UK Prime Minister Boris Johnson is “in good spirits” after spending the night in intensive care being treated for coronavirus, No 10 has said.

A spokesman said Mr Johnson, 55, was stable overnight and is being given oxygen and is not on a ventilator.

It comes as Cabinet Office minister Michael Gove became the latest politician to self-isolate after a family member showed symptoms.

Mr Gove said he did not have symptoms and will continue working at home.

Mr Johnson was admitted to St Thomas’ Hospital in central London with “persistent symptoms” of Covid-19 on Sunday and was moved to intensive care on Monday at 19:00 BST after his symptoms worsened.

In a statement on Tuesday, a Downing Street spokesman said: “The prime minister has been stable overnight and remains in good spirits. He is receiving standard oxygen treatment and is breathing without any other assistance.

“He has not required mechanical ventilation or non-invasive respiratory support.”

A ventilator takes over the body’s breathing process when disease has caused the lungs to fail.

Mr Johnson does not have pneumonia, Downing Street added.

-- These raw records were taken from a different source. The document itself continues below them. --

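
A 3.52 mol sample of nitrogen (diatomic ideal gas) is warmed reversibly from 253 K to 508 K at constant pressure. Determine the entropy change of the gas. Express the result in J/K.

ΔS = 71.4 J/K

At constant pressure, ΔS = nC_p ln(T₂/T₁) with C_p = 7R/2 = 29.1 J mol⁻¹ K⁻¹.
ΔS = 3.52 × 29.1 × ln(508/253) = 71.4 J/K.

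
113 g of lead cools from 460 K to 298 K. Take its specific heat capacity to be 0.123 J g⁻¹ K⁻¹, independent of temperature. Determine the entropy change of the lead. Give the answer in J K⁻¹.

ΔS = ∫dQ_rev/T = m c ln(T₂/T₁) = 113 × 0.123 × ln(298/460) = -6.03 J/K.

ΔS = -6.03 J/K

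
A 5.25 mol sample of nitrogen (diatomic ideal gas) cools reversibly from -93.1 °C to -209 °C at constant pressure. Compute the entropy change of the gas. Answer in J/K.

In kelvin: T₁ = 180.05 K, T₂ = 64.15 K. At constant pressure, ΔS = nC_p ln(T₂/T₁) with C_p = 7R/2 = 29.1 J mol⁻¹ K⁻¹.
ΔS = 5.25 × 29.1 × ln(64.15/180.05) = -158 J/K.

ΔS = -158 J/K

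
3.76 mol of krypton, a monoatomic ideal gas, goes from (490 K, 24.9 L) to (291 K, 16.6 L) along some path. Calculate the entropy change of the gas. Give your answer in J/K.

Entropy is a state function: ΔS = nC_V ln(T₂/T₁) + nR ln(V₂/V₁), with C_V = 3R/2 = 12.47 J mol⁻¹ K⁻¹ for a monoatomic ideal gas.
ΔS = 3.76 × [12.47 × ln(291/490) + 8.314 × ln(16.6/24.9)] = -37.1 J/K.

ΔS = -37.1 J/K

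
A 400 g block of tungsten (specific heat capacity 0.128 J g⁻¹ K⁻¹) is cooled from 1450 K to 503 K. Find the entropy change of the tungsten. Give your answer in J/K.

ΔS = -54.2 J/K

ΔS = ∫dQ_rev/T = m c ln(T₂/T₁) = 400 × 0.128 × ln(503/1450) = -54.2 J/K.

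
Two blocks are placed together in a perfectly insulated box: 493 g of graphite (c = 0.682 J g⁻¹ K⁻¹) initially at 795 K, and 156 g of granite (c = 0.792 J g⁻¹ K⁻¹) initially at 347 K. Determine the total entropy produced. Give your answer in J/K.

ΔS_total = 26.9 J/K

Energy balance: T_f = (m₁c₁T₁ + m₂c₂T₂)/(m₁c₁ + m₂c₂) = 674.61 K.
ΔS₁ = m₁c₁ ln(T_f/T₁) = 336.226 × ln(674.61/795) = -55.21 J/K.
ΔS₂ = m₂c₂ ln(T_f/T₂) = 123.552 × ln(674.61/347) = 82.14 J/K.
ΔS_total = -55.21 + 82.14 = 26.9 J/K.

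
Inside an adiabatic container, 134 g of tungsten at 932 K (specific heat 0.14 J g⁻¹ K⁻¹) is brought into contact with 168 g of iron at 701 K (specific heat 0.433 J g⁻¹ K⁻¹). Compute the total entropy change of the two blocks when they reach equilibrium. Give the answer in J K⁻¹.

ΔS_total = 0.639 J/K

Energy balance: T_f = (m₁c₁T₁ + m₂c₂T₂)/(m₁c₁ + m₂c₂) = 748.36 K.
ΔS₁ = m₁c₁ ln(T_f/T₁) = 18.76 × ln(748.36/932) = -4.117 J/K.
ΔS₂ = m₂c₂ ln(T_f/T₂) = 72.744 × ln(748.36/701) = 4.756 J/K.
ΔS_total = -4.117 + 4.756 = 0.639 J/K.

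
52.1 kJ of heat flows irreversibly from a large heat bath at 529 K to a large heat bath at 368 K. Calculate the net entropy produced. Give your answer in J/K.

ΔS_hot = −Q/T_H = −52100/529 = -98.49 J/K and ΔS_cold = +Q/T_C = 52100/368 = 141.6 J/K.
ΔS_total = -98.49 + 141.6 = 43.1 J/K, positive as the second law requires.

ΔS_total = 43.1 J/K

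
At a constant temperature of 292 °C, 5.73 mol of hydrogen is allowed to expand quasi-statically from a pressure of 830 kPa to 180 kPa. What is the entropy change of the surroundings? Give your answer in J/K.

For an isothermal ideal gas ΔS_gas = nR ln(P₁/P₂) = 5.73 × 8.314 × ln(830/180) = 72.8 J/K.
The process is reversible, so ΔS_surr = −ΔS_gas = -72.8 J/K and ΔS_universe = 0.

ΔS_surr = -72.8 J/K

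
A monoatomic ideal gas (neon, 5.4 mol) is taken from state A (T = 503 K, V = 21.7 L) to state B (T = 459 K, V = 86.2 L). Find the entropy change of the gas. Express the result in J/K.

ΔS = 55.8 J/K

Entropy is a state function: ΔS = nC_V ln(T₂/T₁) + nR ln(V₂/V₁), with C_V = 3R/2 = 12.47 J mol⁻¹ K⁻¹ for a monoatomic ideal gas.
ΔS = 5.4 × [12.47 × ln(459/503) + 8.314 × ln(86.2/21.7)] = 55.8 J/K.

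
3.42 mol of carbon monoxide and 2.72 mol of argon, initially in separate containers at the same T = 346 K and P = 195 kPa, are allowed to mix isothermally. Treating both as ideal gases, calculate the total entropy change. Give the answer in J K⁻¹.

Mole fractions: x_A = 3.42/6.14 = 0.557, x_B = 0.443.
ΔS_mix = −R(n_A ln x_A + n_B ln x_B) = −8.314 × (3.42 ln 0.557 + 2.72 ln 0.443) = 35.1 J/K.

ΔS_mix = 35.1 J/K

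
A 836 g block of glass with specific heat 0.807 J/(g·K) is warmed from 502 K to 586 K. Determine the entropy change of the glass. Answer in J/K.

ΔS = 104 J/K

ΔS = ∫dQ_rev/T = m c ln(T₂/T₁) = 836 × 0.807 × ln(586/502) = 104 J/K.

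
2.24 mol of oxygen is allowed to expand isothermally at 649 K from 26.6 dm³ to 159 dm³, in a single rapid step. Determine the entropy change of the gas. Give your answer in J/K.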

The spokesman said that the mood in government is “determined”, and ministers have a very clear plan set out by Mr Johnson for responding to the pandemic.

The prime minister’s weekly audience with the Queen will not go ahead although she will be kept regularly informed about his condition, the spokesman added.

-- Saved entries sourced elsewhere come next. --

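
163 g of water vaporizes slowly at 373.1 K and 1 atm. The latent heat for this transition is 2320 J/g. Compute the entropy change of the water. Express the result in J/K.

Heat absorbed by the substance: Q = mL = 163 × 2320 = 378160 J.
At constant T, ΔS = Q_rev/T = 378160 / 373.1 = 1010 J/K.

ΔS = 1010 J/K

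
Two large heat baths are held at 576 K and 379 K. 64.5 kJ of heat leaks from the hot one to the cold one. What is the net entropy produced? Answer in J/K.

ΔS_hot = −Q/T_H = −64500/576 = -112 J/K and ΔS_cold = +Q/T_C = 64500/379 = 170.2 J/K.
ΔS_total = -112 + 170.2 = 58.2 J/K, positive as the second law requires.

ΔS_total = 58.2 J/K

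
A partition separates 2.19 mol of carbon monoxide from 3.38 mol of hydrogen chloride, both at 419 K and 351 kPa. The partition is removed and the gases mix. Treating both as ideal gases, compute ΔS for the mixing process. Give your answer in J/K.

Mole fractions: x_A = 2.19/5.57 = 0.393, x_B = 0.607.
ΔS_mix = −R(n_A ln x_A + n_B ln x_B) = −8.314 × (2.19 ln 0.393 + 3.38 ln 0.607) = 31 J/K.

ΔS_mix = 31 J/K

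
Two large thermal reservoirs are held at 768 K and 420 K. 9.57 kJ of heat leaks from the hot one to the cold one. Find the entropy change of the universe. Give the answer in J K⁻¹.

ΔS_total = 10.3 J/K

ΔS_hot = −Q/T_H = −9570/768 = -12.46 J/K and ΔS_cold = +Q/T_C = 9570/420 = 22.79 J/K.
ΔS_total = -12.46 + 22.79 = 10.3 J/K, positive as the second law requires.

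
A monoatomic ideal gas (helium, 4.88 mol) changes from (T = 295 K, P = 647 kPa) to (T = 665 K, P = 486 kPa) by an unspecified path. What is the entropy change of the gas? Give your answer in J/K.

ΔS = nC_p ln(T₂/T₁) − nR ln(P₂/P₁), with C_p = 5R/2 = 20.79 J mol⁻¹ K⁻¹ for a monoatomic ideal gas.
ΔS = 4.88 × [20.79 × ln(665/295) − 8.314 × ln(486/647)] = 94.1 J/K.

ΔS = 94.1 J/K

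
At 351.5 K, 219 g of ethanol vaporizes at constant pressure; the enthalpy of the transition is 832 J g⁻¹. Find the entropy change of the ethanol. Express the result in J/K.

ΔS = 518 J/K

Heat absorbed by the substance: Q = mL = 219 × 832 = 182208 J.
At constant T, ΔS = Q_rev/T = 182208 / 351.5 = 518 J/K.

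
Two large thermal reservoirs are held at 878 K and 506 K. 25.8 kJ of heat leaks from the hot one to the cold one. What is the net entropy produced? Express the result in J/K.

ΔS_hot = −Q/T_H = −25800/878 = -29.38 J/K and ΔS_cold = +Q/T_C = 25800/506 = 50.99 J/K.
ΔS_total = -29.38 + 50.99 = 21.6 J/K, positive as the second law requires.

ΔS_total = 21.6 J/K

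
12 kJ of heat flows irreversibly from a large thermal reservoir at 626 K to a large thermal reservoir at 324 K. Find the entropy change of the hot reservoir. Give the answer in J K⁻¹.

The hot reservoir loses heat Q, so ΔS_hot = −Q/T_H = −12000/626 = -19.2 J/K.

ΔS_hot = -19.2 J/K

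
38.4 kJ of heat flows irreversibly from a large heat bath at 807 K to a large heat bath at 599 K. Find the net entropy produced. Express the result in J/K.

ΔS_total = 16.5 J/K

ΔS_hot = −Q/T_H = −38400/807 = -47.58 J/K and ΔS_cold = +Q/T_C = 38400/599 = 64.11 J/K.
ΔS_total = -47.58 + 64.11 = 16.5 J/K, positive as the second law requires.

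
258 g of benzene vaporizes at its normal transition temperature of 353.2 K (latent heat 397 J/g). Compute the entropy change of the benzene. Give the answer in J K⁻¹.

ΔS = 290 J/K

Heat absorbed by the substance: Q = mL = 258 × 397 = 102426 J.
At constant T, ΔS = Q_rev/T = 102426 / 353.2 = 290 J/K.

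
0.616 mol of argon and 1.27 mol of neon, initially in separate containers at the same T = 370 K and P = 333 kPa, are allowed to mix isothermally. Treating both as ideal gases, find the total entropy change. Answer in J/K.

ΔS_mix = 9.91 J/K

Mole fractions: x_A = 0.616/1.89 = 0.327, x_B = 0.673.
ΔS_mix = −R(n_A ln x_A + n_B ln x_B) = −8.314 × (0.616 ln 0.327 + 1.27 ln 0.673) = 9.91 J/K.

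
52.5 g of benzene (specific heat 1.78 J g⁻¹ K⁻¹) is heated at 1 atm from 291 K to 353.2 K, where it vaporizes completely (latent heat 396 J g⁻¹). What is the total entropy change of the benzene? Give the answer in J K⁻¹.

Warming step: ΔS₁ = m c ln(T_tr/T_i) = 52.5 × 1.78 × ln(353.2/291) = 18.1 J/K.
Phase change: ΔS₂ = +mL/T_tr = 52.5 × 396 / 353.2 = 58.86 J/K.
ΔS_total = (18.1) + (58.86) = 77 J/K.

ΔS = 77 J/K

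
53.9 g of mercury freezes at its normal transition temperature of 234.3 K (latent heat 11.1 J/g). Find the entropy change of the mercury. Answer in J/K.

Heat released by the substance: Q = −mL = −53.9 × 11.1 = −598.29 J.
At constant T, ΔS = Q_rev/T = −598.29 / 234.3 = -2.55 J/K.

ΔS = -2.55 J/K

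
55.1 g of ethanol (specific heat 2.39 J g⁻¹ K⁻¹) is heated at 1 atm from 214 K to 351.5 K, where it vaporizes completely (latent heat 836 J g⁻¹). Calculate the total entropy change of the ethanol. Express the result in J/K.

ΔS = 196 J/K

Warming step: ΔS₁ = m c ln(T_tr/T_i) = 55.1 × 2.39 × ln(351.5/214) = 65.35 J/K.
Phase change: ΔS₂ = +mL/T_tr = 55.1 × 836 / 351.5 = 131 J/K.
ΔS_total = (65.35) + (131) = 196 J/K.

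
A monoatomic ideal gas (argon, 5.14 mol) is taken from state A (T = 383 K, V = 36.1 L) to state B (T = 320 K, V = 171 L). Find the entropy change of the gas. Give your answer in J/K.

Entropy is a state function: ΔS = nC_V ln(T₂/T₁) + nR ln(V₂/V₁), with C_V = 3R/2 = 12.47 J mol⁻¹ K⁻¹ for a monoatomic ideal gas.
ΔS = 5.14 × [12.47 × ln(320/383) + 8.314 × ln(171/36.1)] = 54.9 J/K.

ΔS = 54.9 J/K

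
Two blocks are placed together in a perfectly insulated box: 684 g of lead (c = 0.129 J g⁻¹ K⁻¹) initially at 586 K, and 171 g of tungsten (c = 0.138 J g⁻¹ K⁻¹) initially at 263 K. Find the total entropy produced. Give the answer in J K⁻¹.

Energy balance: T_f = (m₁c₁T₁ + m₂c₂T₂)/(m₁c₁ + m₂c₂) = 517.84 K.
ΔS₁ = m₁c₁ ln(T_f/T₁) = 88.236 × ln(517.84/586) = -10.91 J/K.
ΔS₂ = m₂c₂ ln(T_f/T₂) = 23.598 × ln(517.84/263) = 15.99 J/K.
ΔS_total = -10.91 + 15.99 = 5.08 J/K.

ΔS_total = 5.08 J/K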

Speaking to BBC Radio 4’s Today programme, Mr Gove pledged that if there is any change in his condition “No 10 will ensure the country is updated”.

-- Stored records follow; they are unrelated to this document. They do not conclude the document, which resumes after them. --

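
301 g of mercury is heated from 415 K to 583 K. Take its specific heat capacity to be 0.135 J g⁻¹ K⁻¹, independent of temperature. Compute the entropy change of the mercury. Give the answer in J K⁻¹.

ΔS = ∫dQ_rev/T = m c ln(T₂/T₁) = 301 × 0.135 × ln(583/415) = 13.8 J/K.

ΔS = 13.8 J/K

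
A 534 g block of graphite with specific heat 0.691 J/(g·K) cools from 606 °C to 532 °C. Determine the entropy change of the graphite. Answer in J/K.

ΔS = -32.4 J/K

In kelvin: T₁ = 879.15 K, T₂ = 805.15 K. ΔS = ∫dQ_rev/T = m c ln(T₂/T₁) = 534 × 0.691 × ln(805.15/879.15) = -32.4 J/K.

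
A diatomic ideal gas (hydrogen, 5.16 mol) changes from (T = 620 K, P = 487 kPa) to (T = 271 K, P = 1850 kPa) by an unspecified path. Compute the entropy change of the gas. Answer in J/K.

ΔS = -182 J/K

ΔS = nC_p ln(T₂/T₁) − nR ln(P₂/P₁), with C_p = 7R/2 = 29.1 J mol⁻¹ K⁻¹ for a diatomic ideal gas.
ΔS = 5.16 × [29.1 × ln(271/620) − 8.314 × ln(1850/487)] = -182 J/K.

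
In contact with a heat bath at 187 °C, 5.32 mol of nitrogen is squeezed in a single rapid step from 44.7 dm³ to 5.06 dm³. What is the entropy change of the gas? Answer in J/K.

Entropy is a state function, so ΔS_gas depends only on the end states.
For an isothermal ideal gas ΔS_gas = nR ln(V₂/V₁) = 5.32 × 8.314 × ln(5.06/44.7) = -96.4 J/K.

ΔS_gas = -96.4 J/K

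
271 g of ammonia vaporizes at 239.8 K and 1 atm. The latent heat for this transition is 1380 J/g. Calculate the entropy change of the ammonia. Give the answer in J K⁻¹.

ΔS = 1560 J/K

Heat absorbed by the substance: Q = mL = 271 × 1380 = 373980 J.
At constant T, ΔS = Q_rev/T = 373980 / 239.8 = 1560 J/K.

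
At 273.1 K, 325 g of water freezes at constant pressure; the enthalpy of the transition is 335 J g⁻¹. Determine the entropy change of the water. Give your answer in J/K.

Heat released by the substance: Q = −mL = −325 × 335 = −108875 J.
At constant T, ΔS = Q_rev/T = −108875 / 273.1 = -399 J/K.

ΔS = -399 J/K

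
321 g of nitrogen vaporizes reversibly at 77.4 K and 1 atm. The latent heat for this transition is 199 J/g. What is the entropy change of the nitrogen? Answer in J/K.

ΔS = 825 J/K

Heat absorbed by the substance: Q = mL = 321 × 199 = 63879 J.
At constant T, ΔS = Q_rev/T = 63879 / 77.4 = 825 J/K.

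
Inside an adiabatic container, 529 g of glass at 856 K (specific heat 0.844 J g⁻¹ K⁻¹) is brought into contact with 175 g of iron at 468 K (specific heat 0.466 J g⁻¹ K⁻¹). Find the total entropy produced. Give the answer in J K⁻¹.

ΔS_total = 10.9 J/K

Energy balance: T_f = (m₁c₁T₁ + m₂c₂T₂)/(m₁c₁ + m₂c₂) = 796.08 K.
ΔS₁ = m₁c₁ ln(T_f/T₁) = 446.476 × ln(796.08/856) = -32.4 J/K.
ΔS₂ = m₂c₂ ln(T_f/T₂) = 81.55 × ln(796.08/468) = 43.32 J/K.
ΔS_total = -32.4 + 43.32 = 10.9 J/K.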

Media captionCabinet minister Michael Gove says the prime minister remains in intensive care in London
Foreign Secretary Dominic Raab is deputising for the PM and chaired the government’s daily coronavirus meeting on Tuesday.

As first secretary of state, Mr Raab is the minister designated to stand in for Mr Johnson if he is unwell and unable to work.

Mr Raab said earlier there was an “incredibly strong team spirit” behind the prime minister and that he and his colleagues were making sure they implemented plans that Mr Johnson had instructed them to deliver “as soon as possible”.

Some politicians have called for greater clarity on what Mr Raab’s role as deputy entails, including Tory MP Tobias Ellwood who asked for details “as to where responsibility for UK national security decisions now lies”.

Lord Heseltine, who served as deputy prime minister under John Major, said it will be a “very difficult personal position” for Mr Raab, who “will be tested by the loneliness of the job”.

“He will be surrounded by lots of people who know what Boris Johnson said, believe Boris will be quickly back and have their own personal agendas anyway,” he said.